Again, the worse case complexity can be O(N), but it can also be Big-Omega(N^2). Note that Knuth talks about the magnitude of a function, not of the runtime of an algorithm. The worse case complexity of an algorithm is a function, call it f_worse. The best case complexity of that same algorithm is a different function, call it f_best. It's just as meaningful to talk about O(f_worse) as it is to talk of O(f_best).

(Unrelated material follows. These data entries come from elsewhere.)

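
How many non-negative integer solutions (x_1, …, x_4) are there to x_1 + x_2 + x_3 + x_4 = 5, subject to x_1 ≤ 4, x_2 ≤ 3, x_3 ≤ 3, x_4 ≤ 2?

37

By stars and bars, unrestricted non-negative solutions to x_1+…+x_4 = 5 number C(5+3,3) = 56.
Subtract solutions that violate a single cap (substitute x_i' = x_i − (cap_i+1)): x_1 ≥ 5 gives C(3,3) = 1; x_2 ≥ 4 gives C(4,3) = 4; x_3 ≥ 4 gives C(4,3) = 4; x_4 ≥ 3 gives C(5,3) = 10. Together 19.
No two caps can be exceeded simultaneously, so the pair terms are all 0.
By inclusion–exclusion the count is 56 − 19 + 0 = 37.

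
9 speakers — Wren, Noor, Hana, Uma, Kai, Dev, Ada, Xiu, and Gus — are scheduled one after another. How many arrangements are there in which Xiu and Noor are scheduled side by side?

80640

Treat {Xiu, Noor} as a single unit. There are 8 units to order, and the pair itself can be ordered 2 ways.
That gives 2 × 8! = 2 × 40320 = 80640.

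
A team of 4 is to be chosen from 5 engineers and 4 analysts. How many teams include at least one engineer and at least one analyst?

120

Unrestricted: C(9,4) = 126 ways to pick any 4 of the 9.
Selections missing a whole group: no engineers → C(4,4) = 1; no analysts → C(5,4) = 5.
Both groups omitted at once is impossible, so 126 − 6 = 120.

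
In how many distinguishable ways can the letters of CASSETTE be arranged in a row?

5040

CASSETTE has 8 letters with E appearing twice, S appearing twice, and T appearing twice.
So there are 8! / (2!·2!·2!) = 5040 distinguishable arrangements.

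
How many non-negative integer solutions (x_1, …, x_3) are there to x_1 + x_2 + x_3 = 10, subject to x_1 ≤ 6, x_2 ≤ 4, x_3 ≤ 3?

Without the upper bounds there are C(12,2) = 66 ways to split 10 among 3 variables.
Subtract solutions that violate a single cap (substitute x_i' = x_i − (cap_i+1)): x_1 ≥ 7 gives C(5,2) = 10; x_2 ≥ 5 gives C(7,2) = 21; x_3 ≥ 4 gives C(8,2) = 28. Together 59.
Add back pairs where two caps are both exceeded: 0 + 0 + 3 = 3.
By inclusion–exclusion the count is 66 − 59 + 3 = 10.

10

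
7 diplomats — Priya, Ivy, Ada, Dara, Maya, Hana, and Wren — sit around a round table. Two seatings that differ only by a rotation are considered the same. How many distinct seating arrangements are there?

720

Seat Priya anywhere (absorbing the rotational symmetry), then permute the other 6: (6)! = 720.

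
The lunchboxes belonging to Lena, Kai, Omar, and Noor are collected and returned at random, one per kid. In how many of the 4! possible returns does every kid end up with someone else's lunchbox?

9

Let Aᵢ be the assignments in which kid i gets their own lunchbox. We want the size of the complement of A₁∪…∪A_4.
By inclusion–exclusion this is Σ_{j=0}^{4} (−1)^j C(4,j)·(4−j)!.
Computing: 24 − 24 + 12 − 4 + 1 = 9.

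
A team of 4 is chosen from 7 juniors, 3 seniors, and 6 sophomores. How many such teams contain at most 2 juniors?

Split by how many juniors are chosen (0 through 2).
Sum: C(7,0)·C(9,4) + C(7,1)·C(9,3) + C(7,2)·C(9,2) = 126 + 588 + 756 = 1470.

1470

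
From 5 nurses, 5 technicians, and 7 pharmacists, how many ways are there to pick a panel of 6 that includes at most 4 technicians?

Split by how many technicians are chosen (0 through 4).
Sum: C(5,0)·C(12,6) + C(5,1)·C(12,5) + C(5,2)·C(12,4) + C(5,3)·C(12,3) + C(5,4)·C(12,2) = 924 + 3960 + 4950 + 2200 + 330 = 12364.

12364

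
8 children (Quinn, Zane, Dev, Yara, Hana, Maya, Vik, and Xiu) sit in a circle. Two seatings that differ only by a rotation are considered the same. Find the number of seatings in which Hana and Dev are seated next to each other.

1440

Glue Hana and Dev into a block (2 internal orders). Seating 7 units around a circle gives (6)! arrangements.
So 2 × (6)! = 2 × 720 = 1440.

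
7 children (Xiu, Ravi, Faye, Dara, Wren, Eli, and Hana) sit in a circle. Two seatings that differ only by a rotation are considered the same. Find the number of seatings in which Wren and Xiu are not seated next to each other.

All circular seatings of 7 people number (6)! = 720.
Seatings with Wren beside Xiu: treat them as a block with 2 internal orders, giving 2 × (5)! = 240.
Subtracting, 720 − 240 = 480.

480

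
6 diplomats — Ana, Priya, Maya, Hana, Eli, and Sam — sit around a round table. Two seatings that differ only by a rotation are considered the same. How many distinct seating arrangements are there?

120

Seat Ana anywhere (absorbing the rotational symmetry), then permute the other 5: (5)! = 120.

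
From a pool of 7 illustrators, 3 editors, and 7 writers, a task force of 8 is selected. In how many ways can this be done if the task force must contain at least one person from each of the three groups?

21217

Total 8-person selections from all 17: C(17,8) = 24310.
Subtract selections that omit an entire group: no illustrators → C(10,8) = 45; no editors → C(14,8) = 3003; no writers → C(10,8) = 45.
Add back selections omitting two groups (i.e. drawn from a single group): C(7,8) + C(3,8) + C(7,8) = 0.
By inclusion–exclusion: 24310 − 3093 + 0 = 21217.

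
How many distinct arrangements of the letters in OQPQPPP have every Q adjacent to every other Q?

30

Treat the 2 copies of Q as a single block. The multiset to arrange is then {QQ, O, P, P, P, P}, 6 items in all.
That gives (6)!/(4!) = 30 arrangements.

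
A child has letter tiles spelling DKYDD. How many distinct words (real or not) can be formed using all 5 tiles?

20

DKYDD has 5 letters with D appearing 3 times.
So there are 5! / (3!) = 20 distinguishable arrangements.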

This is actually pretty common in CS. For example, people will often say that the typical case complexity of Quicksort is O(N log N), even though the worse case complexity is O(N^2). I doubt you'll find anyone who can tell you off the top of their head what is the actual complexity function of quicksort, and that will depend anyway on details of how the exact algorithm is implemented, even in pseudocode (will it do N reads, or 2N reads?).

Let's take a simple example: linear search. The worse case complexity is that we need to read every element from the array, and then compare it to the desired value, and we never find the desired value. So, in the worse case, the runtime is 2N (N reads + N comparisons) - f_worse(n) = 2n. In the best case, we read the first item in the array, we compare it to the pivot, and it is equal - so we need 2 operations - f_best(n) = 2. Now, we can say that O(f_worse(n)) = O(2n) = O(n). And we can also say that O(f_best(n)) = O(2) = O(1). So the best case complexity for linear search is O(1), and the worse case complexity is O(n). We never want to remember details like this to say things like "the best case complexity of linear search is 2".